The theme of my father's sermon seemed to be "Hold on, pay day is coming after a while," as those words came across quite clearly from across the hall.

Given the recent events of my own life about which I was still feeling some anxiety, the message was duly appreciated and received. For those not familiar with Pentecostal, Charismatic or Evangelical traditions, "pay day is coming after a while" was a common teaching among these branches of Christianity during my father's early years as a minister, I'm told. The idea is that if you keep the faith and continue in your good works, you will be richly rewarded someday while here on earth, or at least in the "sweet by-and-by." While my understanding of God has evolved as to no longer believe in a God who rewards and punishes us along the level of Santa Claus, which I believe speaks more to how we treat ourselves and each other, the idea of imminent blessings sounded very reassuring to me.

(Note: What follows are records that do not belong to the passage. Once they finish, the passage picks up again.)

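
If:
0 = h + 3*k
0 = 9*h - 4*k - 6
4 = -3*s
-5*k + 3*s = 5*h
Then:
No Solution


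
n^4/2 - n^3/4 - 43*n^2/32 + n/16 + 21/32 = (n/2 + 1/2)*(n - 7/4)*(n - 3/4)*(n + 1)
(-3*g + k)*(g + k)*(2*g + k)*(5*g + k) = -30*g^4 - 41*g^3*k - 7*g^2*k^2 + 5*g*k^3 + k^4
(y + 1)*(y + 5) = y^2 + 6*y + 5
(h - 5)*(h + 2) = h^2 - 3*h - 10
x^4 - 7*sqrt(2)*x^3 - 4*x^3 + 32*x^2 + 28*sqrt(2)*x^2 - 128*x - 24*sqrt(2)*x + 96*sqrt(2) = (x - 4)*(x - 3*sqrt(2))*(x - 2*sqrt(2))^2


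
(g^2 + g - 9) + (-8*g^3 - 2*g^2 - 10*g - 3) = -8*g^3 - g^2 - 9*g - 12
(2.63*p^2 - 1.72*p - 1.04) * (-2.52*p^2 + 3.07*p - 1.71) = -6.6276*p^4 + 12.4085*p^3 - 7.1569*p^2 - 0.2516*p + 1.7784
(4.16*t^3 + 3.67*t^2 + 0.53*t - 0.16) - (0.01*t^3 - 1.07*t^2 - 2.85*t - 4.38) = 4.15*t^3 + 4.74*t^2 + 3.38*t + 4.22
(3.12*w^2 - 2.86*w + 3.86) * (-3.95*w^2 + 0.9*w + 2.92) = -12.324*w^4 + 14.105*w^3 - 8.7106*w^2 - 4.8772*w + 11.2712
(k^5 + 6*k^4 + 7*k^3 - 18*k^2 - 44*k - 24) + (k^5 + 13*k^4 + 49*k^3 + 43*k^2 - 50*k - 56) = 2*k^5 + 19*k^4 + 56*k^3 + 25*k^2 - 94*k - 80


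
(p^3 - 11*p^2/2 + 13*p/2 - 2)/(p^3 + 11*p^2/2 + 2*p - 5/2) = (p^2 - 5*p + 4)/(p^2 + 6*p + 5)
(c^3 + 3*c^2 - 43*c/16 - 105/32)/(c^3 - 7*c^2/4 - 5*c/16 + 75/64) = 2*(2*c + 7)/(4*c - 5)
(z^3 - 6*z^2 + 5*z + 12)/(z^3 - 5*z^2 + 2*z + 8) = (z - 3)/(z - 2)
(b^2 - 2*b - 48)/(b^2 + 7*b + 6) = (b - 8)/(b + 1)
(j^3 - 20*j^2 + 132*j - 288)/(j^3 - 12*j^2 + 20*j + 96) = (j - 6)/(j + 2)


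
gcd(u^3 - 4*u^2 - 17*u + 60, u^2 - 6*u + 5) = u - 5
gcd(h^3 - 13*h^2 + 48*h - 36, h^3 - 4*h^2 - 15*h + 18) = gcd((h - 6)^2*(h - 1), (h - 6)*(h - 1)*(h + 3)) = h^2 - 7*h + 6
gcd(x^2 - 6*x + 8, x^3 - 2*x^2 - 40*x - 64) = 1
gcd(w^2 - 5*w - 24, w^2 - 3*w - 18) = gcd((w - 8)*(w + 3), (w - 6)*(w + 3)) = w + 3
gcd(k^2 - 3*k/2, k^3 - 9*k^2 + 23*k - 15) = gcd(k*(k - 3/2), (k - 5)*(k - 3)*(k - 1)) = 1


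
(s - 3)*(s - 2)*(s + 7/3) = s^3 - 8*s^2/3 - 17*s/3 + 14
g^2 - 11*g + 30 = (g - 6)*(g - 5)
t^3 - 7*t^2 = t^2*(t - 7)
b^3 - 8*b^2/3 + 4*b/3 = b*(b - 2)*(b - 2/3)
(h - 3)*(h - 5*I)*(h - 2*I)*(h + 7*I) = h^4 - 3*h^3 + 39*h^2 - 117*h - 70*I*h + 210*I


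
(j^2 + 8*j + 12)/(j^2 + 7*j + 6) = (j + 2)/(j + 1)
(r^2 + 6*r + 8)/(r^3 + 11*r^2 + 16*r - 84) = (r^2 + 6*r + 8)/(r^3 + 11*r^2 + 16*r - 84)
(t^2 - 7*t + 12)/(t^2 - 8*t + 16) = (t - 3)/(t - 4)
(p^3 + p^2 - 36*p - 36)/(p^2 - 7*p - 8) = (p^2 - 36)/(p - 8)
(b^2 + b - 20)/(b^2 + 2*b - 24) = (b + 5)/(b + 6)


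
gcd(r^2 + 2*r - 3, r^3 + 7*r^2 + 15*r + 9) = r + 3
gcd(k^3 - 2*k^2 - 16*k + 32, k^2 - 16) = k^2 - 16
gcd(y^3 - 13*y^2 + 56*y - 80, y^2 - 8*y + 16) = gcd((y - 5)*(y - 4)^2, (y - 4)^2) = y^2 - 8*y + 16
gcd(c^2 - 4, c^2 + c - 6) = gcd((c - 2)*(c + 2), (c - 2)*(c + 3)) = c - 2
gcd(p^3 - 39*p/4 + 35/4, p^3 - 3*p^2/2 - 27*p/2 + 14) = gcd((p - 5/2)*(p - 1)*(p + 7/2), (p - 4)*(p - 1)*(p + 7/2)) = p^2 + 5*p/2 - 7/2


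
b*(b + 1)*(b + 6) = b^3 + 7*b^2 + 6*b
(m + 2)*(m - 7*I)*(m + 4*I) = m^3 + 2*m^2 - 3*I*m^2 + 28*m - 6*I*m + 56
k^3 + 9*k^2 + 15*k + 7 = (k + 1)^2*(k + 7)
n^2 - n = n*(n - 1)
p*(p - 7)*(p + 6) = p^3 - p^2 - 42*p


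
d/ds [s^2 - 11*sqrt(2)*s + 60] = 2*s - 11*sqrt(2)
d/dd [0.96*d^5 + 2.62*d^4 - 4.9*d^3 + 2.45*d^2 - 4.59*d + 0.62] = 4.8*d^4 + 10.48*d^3 - 14.7*d^2 + 4.9*d - 4.59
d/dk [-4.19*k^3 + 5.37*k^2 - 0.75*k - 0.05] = -12.57*k^2 + 10.74*k - 0.75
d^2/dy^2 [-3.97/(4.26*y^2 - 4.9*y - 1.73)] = (-144.091944*y^2 + 165.73956*y + 3.97*(8.52*y - 4.9)*(17.04*y - 9.8) + 58.516212)/(-4.26*y^2 + 4.9*y + 1.73)^3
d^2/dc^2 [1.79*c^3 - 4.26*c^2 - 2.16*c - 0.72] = 10.74*c - 8.52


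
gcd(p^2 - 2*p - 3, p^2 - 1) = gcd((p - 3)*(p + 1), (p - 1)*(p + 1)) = p + 1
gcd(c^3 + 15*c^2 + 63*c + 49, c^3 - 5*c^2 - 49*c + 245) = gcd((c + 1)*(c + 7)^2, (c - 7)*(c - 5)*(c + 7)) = c + 7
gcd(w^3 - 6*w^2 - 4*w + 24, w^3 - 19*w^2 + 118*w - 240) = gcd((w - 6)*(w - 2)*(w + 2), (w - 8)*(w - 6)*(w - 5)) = w - 6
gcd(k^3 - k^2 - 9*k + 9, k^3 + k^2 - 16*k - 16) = 1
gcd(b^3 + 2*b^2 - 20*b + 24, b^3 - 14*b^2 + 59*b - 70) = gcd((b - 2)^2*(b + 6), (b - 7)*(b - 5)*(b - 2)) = b - 2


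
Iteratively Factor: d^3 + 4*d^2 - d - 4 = (d + 4)*(d^2 - 1) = (d + 1)*(d + 4)*(d - 1)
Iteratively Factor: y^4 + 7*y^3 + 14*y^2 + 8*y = (y)*(y^3 + 7*y^2 + 14*y + 8) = y*(y + 4)*(y^2 + 3*y + 2) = y*(y + 2)*(y + 4)*(y + 1)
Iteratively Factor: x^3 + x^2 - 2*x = (x - 1)*(x^2 + 2*x) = x*(x - 1)*(x + 2)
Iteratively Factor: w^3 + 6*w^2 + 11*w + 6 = (w + 2)*(w^2 + 4*w + 3) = (w + 1)*(w + 2)*(w + 3)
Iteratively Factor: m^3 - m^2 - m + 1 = (m - 1)*(m^2 - 1) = (m - 1)*(m + 1)*(m - 1)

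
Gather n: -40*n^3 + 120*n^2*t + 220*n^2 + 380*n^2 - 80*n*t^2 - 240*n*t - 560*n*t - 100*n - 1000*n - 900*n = -40*n^3 + n^2*(120*t + 600) + n*(-80*t^2 - 800*t - 2000)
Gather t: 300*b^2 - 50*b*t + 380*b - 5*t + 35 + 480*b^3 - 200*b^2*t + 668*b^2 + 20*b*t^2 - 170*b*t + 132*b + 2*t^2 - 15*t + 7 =480*b^3 + 968*b^2 + 512*b + t^2*(20*b + 2) + t*(-200*b^2 - 220*b - 20) + 42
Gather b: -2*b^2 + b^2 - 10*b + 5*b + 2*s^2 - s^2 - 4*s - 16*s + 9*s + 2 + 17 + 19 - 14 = -b^2 - 5*b + s^2 - 11*s + 24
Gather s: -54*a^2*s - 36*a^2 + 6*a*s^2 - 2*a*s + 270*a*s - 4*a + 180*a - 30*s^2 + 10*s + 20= -36*a^2 + 176*a + s^2*(6*a - 30) + s*(-54*a^2 + 268*a + 10) + 20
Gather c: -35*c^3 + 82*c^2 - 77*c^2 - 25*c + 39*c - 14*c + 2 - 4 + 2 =-35*c^3 + 5*c^2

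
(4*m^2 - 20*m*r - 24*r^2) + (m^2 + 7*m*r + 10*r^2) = 5*m^2 - 13*m*r - 14*r^2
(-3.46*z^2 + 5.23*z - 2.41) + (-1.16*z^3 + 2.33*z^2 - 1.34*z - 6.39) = -1.16*z^3 - 1.13*z^2 + 3.89*z - 8.8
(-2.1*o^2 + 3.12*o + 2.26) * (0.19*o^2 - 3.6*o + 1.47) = -0.399*o^4 + 8.1528*o^3 - 13.8896*o^2 - 3.5496*o + 3.3222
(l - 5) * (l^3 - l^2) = l^4 - 6*l^3 + 5*l^2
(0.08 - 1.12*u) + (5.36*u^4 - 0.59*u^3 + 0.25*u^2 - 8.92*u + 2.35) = 5.36*u^4 - 0.59*u^3 + 0.25*u^2 - 10.04*u + 2.43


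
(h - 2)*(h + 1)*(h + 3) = h^3 + 2*h^2 - 5*h - 6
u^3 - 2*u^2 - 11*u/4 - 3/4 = (u - 3)*(u + 1/2)^2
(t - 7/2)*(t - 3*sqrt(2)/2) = t^2 - 7*t/2 - 3*sqrt(2)*t/2 + 21*sqrt(2)/4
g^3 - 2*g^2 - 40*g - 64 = (g - 8)*(g + 2)*(g + 4)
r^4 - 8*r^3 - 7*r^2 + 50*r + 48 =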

The entire moment lasted only about 20 minutes, which is about an eighth of the time that one of my father's sermons would have typically lasted during his peak years. I can't begin to know what prompted his midnight mini sermon. Perhaps, he was speaking out of a dream. Yet I would have to say it was a very powerfully delivered message. I heard in his voice the same force, the same strength of conviction, the same cadence that I'd come to expect on a Sunday morning. It was all so curious and strange and bittersweet.

Just six years ago, I remember thinking as I watched my father speak one Sunday that he may very well leave here like Moses—full of strength and days. Already in his mid-80s then, he preached as hard that day as I had seen him preach 20 years prior, still with handkerchief in hand to wipe the sweat dripping from his brow. And then slowly at first, and then more and more rapidly, his mind begin to deteriorate. The Bible verses that once came to him so easily, even the most obscure of passages, he struggled to recall. In fact, he fights now to hold on to the memory of the names of his children and grandchildren, the place where he grew up and where he now lives, what he ate for breakfast or dinner, or how to fasten the belt on his pants (my father was also once a licensed tailor). He fights most, with all he has in him, to hold onto to the memory of his own name—his sense of self and beingness, his "I am."

It's ironic and heartbreaking that after years of instilling in me and my siblings the absolute necessity of pursuing knowledge for it's own sake because "no one can ever take from you what you have in your mind," it is exactly that he fights to hold onto: the lifetime of knowledge in his mind of all he has experienced, learned, discovered, and accomplished.

Perhaps that is what prompted my father's mini sermon after midnight—it was a message to himself to "hold on."

Keep fighting dad! I believe that we are all stronger than we know. While you may not leave here like Moses, at the very least you'll be able to say like Paul: "I have fought a good fight, I have kept the faith."